Lynette Gohr is an SSA Administrative Law Judge at the Buffalo Hearing Office. Over 4 years on the bench, you have seen 34% of cases approved across 5,550 lifetime decisions. This rate is 19% below the Buffalo office average. Aggregate rates describe past decisions, not predictions for your individual hearing. An attorney can help you prepare.
This page presents publicly available SSA Office of Hearings Operations disposition data, with no editorial rating or evaluation. ALJs are independent decisionmakers; aggregate statistics describe past patterns, not predictions of how any individual case will be decided. Information here is provided for hearing preparation, not as legal advice.
Approval rates
When evaluating your claim, it is helpful to look at how Judge Gohr's approval rate compares to broader benchmarks. While the Buffalo Hearing Office maintains a recent approval rate of 53%, Judge Gohr's lifetime rate of 34% reflects a distinct decision pattern. These figures are derived from a significant docket of 5,550 lifetime decisions accumulated over 4 years on the bench. Aggregate rates describe past decisions, not predictions for your individual hearing.
Office- and national-level breakdowns of fully favorable vs denial rates aren't currently published by SSA in the per-office disposition data. The judge's own breakdown is the detail we have today.
Approval rate over time
Year-over-year approval rate across Judge Gohr's docket. Annual rates fluctuate with the mix of cases SSA assigns; the longer-run pattern is more informative than any single year.
Decision pattern
Throughout a 4-year tenure, Judge Gohr's approval rate has remained relatively consistent. Starting at 33% in 2016, the rate shifted to 35% in 2017 and 2018, before moving to 31% in 2019. This stability across 5,550 lifetime decisions suggests a steady approach to evaluating your disability evidence. The slight variance in recent periods is common and often relates to changes in the complexity of cases assigned to the docket.

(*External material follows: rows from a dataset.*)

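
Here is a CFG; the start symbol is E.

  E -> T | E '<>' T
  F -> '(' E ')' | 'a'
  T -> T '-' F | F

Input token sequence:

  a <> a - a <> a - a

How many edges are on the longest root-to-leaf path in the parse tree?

[E [E [E [T [F a]]] <> [T [T [F a]] - [F a]]] <> [T [T [F a]] - [F a]]]

5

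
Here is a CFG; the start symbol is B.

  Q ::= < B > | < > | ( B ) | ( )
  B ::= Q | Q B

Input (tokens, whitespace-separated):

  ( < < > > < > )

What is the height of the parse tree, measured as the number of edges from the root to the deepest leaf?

6

[B [Q ( [B [Q < [B [Q < >]] >] [B [Q < >]]] )]]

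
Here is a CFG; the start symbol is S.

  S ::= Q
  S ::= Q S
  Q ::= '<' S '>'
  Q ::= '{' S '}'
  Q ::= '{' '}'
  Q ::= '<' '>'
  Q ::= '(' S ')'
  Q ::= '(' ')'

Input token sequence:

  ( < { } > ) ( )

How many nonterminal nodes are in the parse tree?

[S [Q ( [S [Q < [S [Q { }]] >]] )] [S [Q ( )]]]

8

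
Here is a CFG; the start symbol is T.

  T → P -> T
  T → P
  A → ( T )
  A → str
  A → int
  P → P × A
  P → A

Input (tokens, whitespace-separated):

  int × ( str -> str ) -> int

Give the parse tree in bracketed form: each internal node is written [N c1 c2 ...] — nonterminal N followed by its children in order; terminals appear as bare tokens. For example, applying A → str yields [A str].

T
P -> T
P × A -> T
A × A -> T
int × A -> T
int × ( T ) -> T
int × ( P -> T ) -> T
int × ( A -> T ) -> T
int × ( str -> T ) -> T
int × ( str -> P ) -> T
int × ( str -> A ) -> T
int × ( str -> str ) -> T
int × ( str -> str ) -> P
int × ( str -> str ) -> A
int × ( str -> str ) -> int

[T [P [P [A int]] × [A ( [T [P [A str]] -> [T [P [A str]]]] )]] -> [T [P [A int]]]]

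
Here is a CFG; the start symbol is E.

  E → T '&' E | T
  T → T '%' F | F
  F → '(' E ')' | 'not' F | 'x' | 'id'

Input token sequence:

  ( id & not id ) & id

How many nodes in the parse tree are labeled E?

4

[E [T [F ( [E [T [F id]] & [E [T [F not [F id]]]]] )]] & [E [T [F id]]]]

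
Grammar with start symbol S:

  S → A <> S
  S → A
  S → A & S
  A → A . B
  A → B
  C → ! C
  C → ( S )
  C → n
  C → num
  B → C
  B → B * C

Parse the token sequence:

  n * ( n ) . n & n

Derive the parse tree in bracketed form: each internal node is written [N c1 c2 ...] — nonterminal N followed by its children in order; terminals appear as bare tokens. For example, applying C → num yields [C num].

S
A & S
A . B & S
B . B & S
B * C . B & S
C * C . B & S
n * C . B & S
n * ( S ) . B & S
n * ( A ) . B & S
n * ( B ) . B & S
n * ( C ) . B & S
n * ( n ) . B & S
n * ( n ) . C & S
n * ( n ) . n & S
n * ( n ) . n & A
n * ( n ) . n & B
n * ( n ) . n & C
n * ( n ) . n & n

[S [A [A [B [B [C n]] * [C ( [S [A [B [C n]]]] )]]] . [B [C n]]] & [S [A [B [C n]]]]]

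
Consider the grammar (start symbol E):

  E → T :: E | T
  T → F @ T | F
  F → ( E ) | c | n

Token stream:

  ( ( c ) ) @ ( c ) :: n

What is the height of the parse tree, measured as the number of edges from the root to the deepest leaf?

9

[E [T [F ( [E [T [F ( [E [T [F c]]] )]]] )] @ [T [F ( [E [T [F c]]] )]]] :: [E [T [F n]]]]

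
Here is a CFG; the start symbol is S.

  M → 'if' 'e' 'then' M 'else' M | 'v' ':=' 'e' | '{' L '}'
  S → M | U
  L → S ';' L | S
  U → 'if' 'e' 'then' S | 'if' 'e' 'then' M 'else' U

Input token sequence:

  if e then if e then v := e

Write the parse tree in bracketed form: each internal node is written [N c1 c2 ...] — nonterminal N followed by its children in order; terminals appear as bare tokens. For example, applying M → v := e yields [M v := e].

S
U
if e then S
if e then U
if e then if e then S
if e then if e then M
if e then if e then v := e

[S [U if e then [S [U if e then [S [M v := e]]]]]]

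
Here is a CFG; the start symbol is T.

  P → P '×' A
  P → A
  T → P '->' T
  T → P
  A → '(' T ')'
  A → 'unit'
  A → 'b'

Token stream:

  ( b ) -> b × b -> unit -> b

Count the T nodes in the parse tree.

5

[T [P [A ( [T [P [A b]]] )]] -> [T [P [P [A b]] × [A b]] -> [T [P [A unit]] -> [T [P [A b]]]]]]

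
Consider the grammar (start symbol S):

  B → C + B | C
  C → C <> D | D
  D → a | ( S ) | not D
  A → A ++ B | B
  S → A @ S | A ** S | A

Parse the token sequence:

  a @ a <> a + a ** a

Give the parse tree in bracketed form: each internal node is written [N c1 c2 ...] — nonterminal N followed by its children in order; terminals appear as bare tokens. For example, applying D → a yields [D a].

S
A @ S
B @ S
C @ S
D @ S
a @ S
a @ A ** S
a @ B ** S
a @ C + B ** S
a @ C <> D + B ** S
a @ D <> D + B ** S
a @ a <> D + B ** S
a @ a <> a + B ** S
a @ a <> a + C ** S
a @ a <> a + D ** S
a @ a <> a + a ** S
a @ a <> a + a ** A
a @ a <> a + a ** B
a @ a <> a + a ** C
a @ a <> a + a ** D
a @ a <> a + a ** a

[S [A [B [C [D a]]]] @ [S [A [B [C [C [D a]] <> [D a]] + [B [C [D a]]]]] ** [S [A [B [C [D a]]]]]]]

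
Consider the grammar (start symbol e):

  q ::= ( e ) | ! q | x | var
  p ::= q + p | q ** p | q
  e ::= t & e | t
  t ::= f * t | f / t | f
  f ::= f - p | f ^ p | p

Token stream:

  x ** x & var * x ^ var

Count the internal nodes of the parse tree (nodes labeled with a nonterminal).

19

[e [t [f [p [q x] ** [p [q x]]]]] & [e [t [f [p [q var]]] * [t [f [f [p [q x]]] ^ [p [q var]]]]]]]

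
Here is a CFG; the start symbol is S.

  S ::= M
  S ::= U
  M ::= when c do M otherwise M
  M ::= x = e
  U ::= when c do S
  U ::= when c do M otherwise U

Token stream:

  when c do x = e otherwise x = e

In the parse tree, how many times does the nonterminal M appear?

[S [M when c do [M x = e] otherwise [M x = e]]]

3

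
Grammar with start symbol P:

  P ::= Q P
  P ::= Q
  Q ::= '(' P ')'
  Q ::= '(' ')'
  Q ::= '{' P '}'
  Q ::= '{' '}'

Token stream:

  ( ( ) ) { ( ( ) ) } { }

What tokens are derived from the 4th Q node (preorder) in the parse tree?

[P [Q ( [P [Q ( )]] )] [P [Q { [P [Q ( [P [Q ( )]] )]] }] [P [Q { }]]]]

( ( ) )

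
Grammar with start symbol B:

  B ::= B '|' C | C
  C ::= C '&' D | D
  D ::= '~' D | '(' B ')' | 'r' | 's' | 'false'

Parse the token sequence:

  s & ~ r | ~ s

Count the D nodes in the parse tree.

5

[B [B [C [C [D s]] & [D ~ [D r]]]] | [C [D ~ [D s]]]]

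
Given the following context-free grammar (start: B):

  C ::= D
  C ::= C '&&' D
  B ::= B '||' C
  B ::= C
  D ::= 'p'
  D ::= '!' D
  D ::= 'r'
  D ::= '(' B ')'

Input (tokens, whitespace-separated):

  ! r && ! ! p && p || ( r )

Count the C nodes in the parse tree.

5

[B [B [C [C [C [D ! [D r]]] && [D ! [D ! [D p]]]] && [D p]]] || [C [D ( [B [C [D r]]] )]]]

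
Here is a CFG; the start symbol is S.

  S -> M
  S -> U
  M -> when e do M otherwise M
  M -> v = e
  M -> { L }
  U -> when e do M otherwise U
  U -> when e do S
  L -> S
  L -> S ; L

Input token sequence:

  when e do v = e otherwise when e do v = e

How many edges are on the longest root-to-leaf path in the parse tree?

5

[S [U when e do [M v = e] otherwise [U when e do [S [M v = e]]]]]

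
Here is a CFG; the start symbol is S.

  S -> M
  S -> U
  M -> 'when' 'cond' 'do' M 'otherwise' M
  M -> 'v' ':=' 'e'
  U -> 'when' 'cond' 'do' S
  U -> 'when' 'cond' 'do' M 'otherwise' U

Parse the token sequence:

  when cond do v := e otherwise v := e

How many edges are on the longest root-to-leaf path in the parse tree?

3

[S [M when cond do [M v := e] otherwise [M v := e]]]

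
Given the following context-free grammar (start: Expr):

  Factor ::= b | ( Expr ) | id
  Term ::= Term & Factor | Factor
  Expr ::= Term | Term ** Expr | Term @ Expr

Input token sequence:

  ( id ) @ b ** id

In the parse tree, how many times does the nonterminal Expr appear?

4

[Expr [Term [Factor ( [Expr [Term [Factor id]]] )]] @ [Expr [Term [Factor b]] ** [Expr [Term [Factor id]]]]]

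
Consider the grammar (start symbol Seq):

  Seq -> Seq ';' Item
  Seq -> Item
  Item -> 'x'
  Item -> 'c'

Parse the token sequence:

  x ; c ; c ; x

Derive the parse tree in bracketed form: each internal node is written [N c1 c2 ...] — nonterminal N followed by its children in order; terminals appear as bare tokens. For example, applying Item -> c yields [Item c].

[Seq [Seq [Seq [Seq [Item x]] ; [Item c]] ; [Item c]] ; [Item x]]

Seq
Seq ; Item
Seq ; Item ; Item
Seq ; Item ; Item ; Item
Item ; Item ; Item ; Item
x ; Item ; Item ; Item
x ; c ; Item ; Item
x ; c ; c ; Item
x ; c ; c ; x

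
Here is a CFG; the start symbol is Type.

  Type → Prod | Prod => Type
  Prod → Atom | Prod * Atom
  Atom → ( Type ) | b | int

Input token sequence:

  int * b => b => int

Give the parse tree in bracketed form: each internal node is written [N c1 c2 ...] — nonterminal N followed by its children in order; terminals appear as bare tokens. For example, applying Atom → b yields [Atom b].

Type
Prod => Type
Prod * Atom => Type
Atom * Atom => Type
int * Atom => Type
int * b => Type
int * b => Prod => Type
int * b => Atom => Type
int * b => b => Type
int * b => b => Prod
int * b => b => Atom
int * b => b => int

[Type [Prod [Prod [Atom int]] * [Atom b]] => [Type [Prod [Atom b]] => [Type [Prod [Atom int]]]]]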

Preparing for an SSDI hearing
The guidance below applies to any SSDI hearing, not specifically to Judge Gohr's bench. Judge-specific preparation guidance requires a corpus of public Appeals Council decisions involving each judge, which we haven't built yet.
- Bring a clean treating-physician record. Longitudinal primary-care or specialist notes spanning the disability period, with consistent symptom documentation, are typically the strongest evidence at hearing. A single month's records usually aren't enough.
- Don't rely on consultative exams alone. If your medical evidence is built primarily around a one-time CE finding, expect detailed questioning. Supplement with treating-source statements where possible.
- Prepare for daily-activity questions. Have honest, specific answers about a typical day. Answers that conflict with the medical record (in either direction) tend to hurt credibility.
- Expect transferable-skills probing. A vocational expert will usually testify about jobs available to someone with your limitations. Your representative should be prepared to cross-examine.
Hearing with Judge Gohr? Free, confidential — see if you qualify for SSDI.
Free Benefits ReviewAbout the Buffalo hearing office
The Buffalo Hearing Office serves a wide population across New York, managing a high volume of disability claims. With a bench of 6 judges, the office maintains an office-wide latest approval rate of 53%. You can expect a formal process focused on the medical and vocational evidence supporting your disability claim. You can visit the Buffalo Hearing Office page for the full ALJ roster.
Other judges at this hearing office
The Social Security Administration assigns cases to judges using a workload-balancing algorithm, meaning your assignment is essentially random. Within the Buffalo Hearing Office, lifetime approval rates among the 6 judges range from 34% to 54%. This variation highlights why focusing on the strength of your medical evidence is the most reliable strategy. For preparation purposes, the guidance remains consistent regardless of which judge you are assigned.